Notwithstanding its respectable age, the Arsenal has no history of its own. In the numerous photographs of the Kremlin and the central square of the city coming from all sorts of times the building only gets in the frame as a chance passer-by, always out of the focus of the concentrated gaze of the photographer.

The building of the Arsenal was doomed to this position, not unlike that of a stage flat, straight from the moment of its construction in 1843. After the 1834 visit of Czar Nicholas I to Nizhny Novgorod a new architectural ensemble was contrived. Here, in the elevated flat from where a steep path ran down to the Volga, the czar sketched the place of the governor general’s residence in his own hand. The governor general’s palace along with the cathedral, belfry, guardhouse, and the arsenal were composed into an integral arrangement.

The re-planning of the Kremlin territory started as early as the end of the 18th century when the chaotic town space was subjected to attempts of rectification along the lines of a Classical-period pattern.

The building of the Arsenal embodies the features of that style being designed without elements of a Classical order as a symmetrical building with its recurring same-type fragments, universal corridor layout, and archways.

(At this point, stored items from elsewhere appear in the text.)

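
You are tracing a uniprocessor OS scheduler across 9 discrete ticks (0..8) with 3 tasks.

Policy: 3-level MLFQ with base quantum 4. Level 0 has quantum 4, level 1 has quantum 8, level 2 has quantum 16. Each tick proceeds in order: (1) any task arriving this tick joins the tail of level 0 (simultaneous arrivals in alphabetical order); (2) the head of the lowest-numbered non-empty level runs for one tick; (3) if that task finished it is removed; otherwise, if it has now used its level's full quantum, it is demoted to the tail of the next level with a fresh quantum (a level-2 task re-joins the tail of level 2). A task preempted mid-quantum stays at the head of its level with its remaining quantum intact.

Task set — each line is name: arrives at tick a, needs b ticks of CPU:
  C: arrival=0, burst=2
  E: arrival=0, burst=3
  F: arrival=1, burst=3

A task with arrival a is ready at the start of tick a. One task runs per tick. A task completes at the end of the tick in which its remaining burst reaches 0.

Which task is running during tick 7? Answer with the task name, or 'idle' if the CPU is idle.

running at tick 7 = F

t=0: L0/L1/L2 = CE/-/- → run C
t=1: L0/L1/L2 = CEF/-/- → run C
t=2: L0/L1/L2 = EF/-/- → run E
t=3: L0/L1/L2 = EF/-/- → run E
t=4: L0/L1/L2 = EF/-/- → run E
t=5: L0/L1/L2 = F/-/- → run F
t=6: L0/L1/L2 = F/-/- → run F
t=7: L0/L1/L2 = F/-/- → run F
t=8: (idle)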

Another feature of the Arsenal typical of the Classical period was its functional meaninglessness. The Nizhny Novgorod Kremlin lost its significance as a fortification as early as the times of Peter I. The town had need for neither garrisons nor armouries full of munitions. That is why the Arsenal erected close to the former chief armoury, the Porokhovaya (‘Gunpowder’) Tower of the Kremlin where once indeed, to quote an old source, “diverse cannon supplies” were stored, shortly became a provision storehouse.

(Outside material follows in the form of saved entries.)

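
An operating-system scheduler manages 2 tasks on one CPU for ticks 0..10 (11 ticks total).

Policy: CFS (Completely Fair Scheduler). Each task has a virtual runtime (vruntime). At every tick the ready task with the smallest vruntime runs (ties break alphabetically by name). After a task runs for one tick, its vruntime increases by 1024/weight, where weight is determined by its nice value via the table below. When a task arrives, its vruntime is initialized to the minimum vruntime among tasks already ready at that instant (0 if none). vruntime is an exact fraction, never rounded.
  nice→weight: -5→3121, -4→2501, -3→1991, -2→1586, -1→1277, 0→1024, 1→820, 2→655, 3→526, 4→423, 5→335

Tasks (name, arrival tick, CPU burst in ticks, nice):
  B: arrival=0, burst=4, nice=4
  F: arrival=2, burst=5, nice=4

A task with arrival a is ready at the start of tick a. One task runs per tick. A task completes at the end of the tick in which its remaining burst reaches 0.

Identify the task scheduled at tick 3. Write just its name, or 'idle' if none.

t=0: vr[B=0] → run B
t=1: vr[B=1024/423] → run B
t=2: vr[B=2048/423 F=2048/423] → run B
t=3: vr[B=1024/141 F=2048/423] → run F
t=4: vr[B=1024/141 F=1024/141] → run B
t=5: vr[F=1024/141] → run F
t=6: vr[F=4096/423] → run F
t=7: vr[F=5120/423] → run F
t=8: vr[F=2048/141] → run F
t=9: (idle)
t=10: (idle)

running at tick 3 = F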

However, the conception was not to make a functional military utility, but to embody the patriotic ideology with its glorification of the 1812 Napoleonic war heroism. The Arsenal, just as the entire architectural ensemble, belongs to a different epoch the basic idea of which was expressed through the famous formula Autocracy, Orthodoxy, and Nationality (the triad of the imperialist doctrine of the times of Nicholas I invented by Count Sergei Uvarov). Romanticist emotions of the time, including the love for theatrical effects both in home life and urban environment, were the reason for emergence of the Arsenal in the Kremlin ensemble and the perception of its role.

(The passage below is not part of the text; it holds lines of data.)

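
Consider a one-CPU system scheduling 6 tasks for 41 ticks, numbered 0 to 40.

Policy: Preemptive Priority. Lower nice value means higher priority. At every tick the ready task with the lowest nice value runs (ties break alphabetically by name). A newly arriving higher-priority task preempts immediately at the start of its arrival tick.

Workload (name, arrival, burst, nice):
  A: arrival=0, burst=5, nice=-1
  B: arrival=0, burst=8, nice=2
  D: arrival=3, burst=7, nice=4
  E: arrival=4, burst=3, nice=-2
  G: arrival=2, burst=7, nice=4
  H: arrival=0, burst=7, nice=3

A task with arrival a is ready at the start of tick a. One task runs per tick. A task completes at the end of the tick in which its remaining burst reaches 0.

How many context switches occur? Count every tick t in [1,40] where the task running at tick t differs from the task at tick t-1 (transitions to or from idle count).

context switches = 7

t=0: ready={A,B,H} → run A
t=1: ready={A,B,H} → run A
t=2: ready={A,B,G,H} → run A
t=3: ready={A,B,D,G,H} → run A
t=4: ready={A,B,D,E,G,H} → run E
t=5: ready={A,B,D,E,G,H} → run E
t=6: ready={A,B,D,E,G,H} → run E
t=7: ready={A,B,D,G,H} → run A
t=8: ready={B,D,G,H} → run B
t=9: ready={B,D,G,H} → run B
t=10: ready={B,D,G,H} → run B
t=11: ready={B,D,G,H} → run B
t=12: ready={B,D,G,H} → run B
t=13: ready={B,D,G,H} → run B
t=14: ready={B,D,G,H} → run B
t=15: ready={B,D,G,H} → run B
t=16: ready={D,G,H} → run H
t=17: ready={D,G,H} → run H
t=18: ready={D,G,H} → run H
t=19: ready={D,G,H} → run H
t=20: ready={D,G,H} → run H
t=21: ready={D,G,H} → run H
t=22: ready={D,G,H} → run H
t=23: ready={D,G} → run D
t=24: ready={D,G} → run D
t=25: ready={D,G} → run D
t=26: ready={D,G} → run D
t=27: ready={D,G} → run D
t=28: ready={D,G} → run D
t=29: ready={D,G} → run D
t=30: ready={G} → run G
t=31: ready={G} → run G
t=32: ready={G} → run G
t=33: ready={G} → run G
t=34: ready={G} → run G
t=35: ready={G} → run G
t=36: ready={G} → run G
t=37: (idle)
t=38: (idle)
t=39: (idle)
t=40: (idle)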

The central part of the composition was that of the Our Savior’s Transfiguration Cathedral, of which there were three succeeding buildings, of the 13th, 17th, and the 19th centuries. The latest one did not look like a building of the Classical period as would be natural to expect. Instead, it endeavoured to reproduce the national ecclesiastical architecture of the 17th century, but without understanding of its structural logic. This was why the cathedral came out to look oversize and ridiculous, with huge dome drums of wood supposed to make the structure lighter, and was largely criticized over time.

The Romanticist spirit of the place also was kept up by the preserved belfry from the 17th century with its tented roof. New trends find their reflection in the history of construction of the Governor’s House and the Arsenal, when during the process a lot of elements of the Classical period’s style were abandoned. These buildings came to being in smooth ascetic outlines, and in the composition of the ensemble they retreated into the background to make way for the overall harmonious impression.

The message of the composition was heard most strongly if a viewer was going uphill from the Ivanovskaya Tower below to the arched gate between the Georgievskaya and Porokhovaya Towers, when the Arsenal much like a shadowy scenery detail added to the general effect. The effect was diminished after the gate of the Dmitrievskaya Tower was open for the public to come through from the Kremlin to the Square of Annunciation (today’s Minin Square). The ensemble finally broke apart under the Soviets when the cathedral was torn down and in its place a governmental building was built, the House of Soviets.